问题
I'm on a 13" MacBook Pro (model 7,1. Mid-2010) and I recently installed Ubuntu 12.04 LTS. Essentially what I'm trying to do is make a program that invokes the right-click menu when a user clicks the bottom right corner of the Mac trackpad.
The main issue here is detecting where exactly the user's position on the trackpad is. Of course, this is rather easy to do in OSX using NSTouch
:
- (void)touchesBeganWithEvent:(NSEvent *)event {
NSSet *touches = [event touchesMatchingPhase:NSTouchPhaseBegan inView:self];
for(NSTouch *touch in touches) {
NSPoint normalizedPosition = touch.normalizedPosition;
//points inside `normalizedPosition`
//top center: (.5, 1), bottom left: (1, 0)
}
}
However, the issue is doing the same thing within Ubuntu (any programming language is fine to be honest). Now, I've seen posts like this, however, because I've already figured out how to do it within OSX, I don't see this question as relevant. I've also seen this post, however, I'm not looking for a universal, standardized way to detect absolute finger position. Honestly, I'd be happy to get Ubuntu detecting finger positions only for Mac-made trackpads. Saw this AskUbuntu post also, but the answerer (while he does a great summary) seems to be speaking more universal-wise.

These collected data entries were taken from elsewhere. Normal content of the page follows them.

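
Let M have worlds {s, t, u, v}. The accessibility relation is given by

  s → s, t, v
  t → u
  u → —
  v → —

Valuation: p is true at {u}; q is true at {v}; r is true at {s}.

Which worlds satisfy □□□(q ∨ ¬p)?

s: successors {s, t, v}; □□(q ∨ ¬p) there: s:F, t:T, v:T. ✗
t: successors {u}; □□(q ∨ ¬p) there: u:T. ✓
u: no successors, so □□□(q ∨ ¬p) holds vacuously. ✓
v: no successors, so □□□(q ∨ ¬p) holds vacuously. ✓

{t, u, v}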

Would anyone know how to get something like the normalizedPosition
attribute on the NSTouch within Ubuntu (or a programming language which compiles on Ubuntu)?
回答1:
You can do this with the mtdev library. Start off with evtest to figure out what input device and information from the input device you need, then use the mtdev library to access it from C.
Another great library to do what I was originally trying to do (i.e., create a zone on the trackpad which would invoke a right-click menu up) is the mtrack library (to save some work). It also has examples for accessing information from mtdev if you want to go hunting through the code.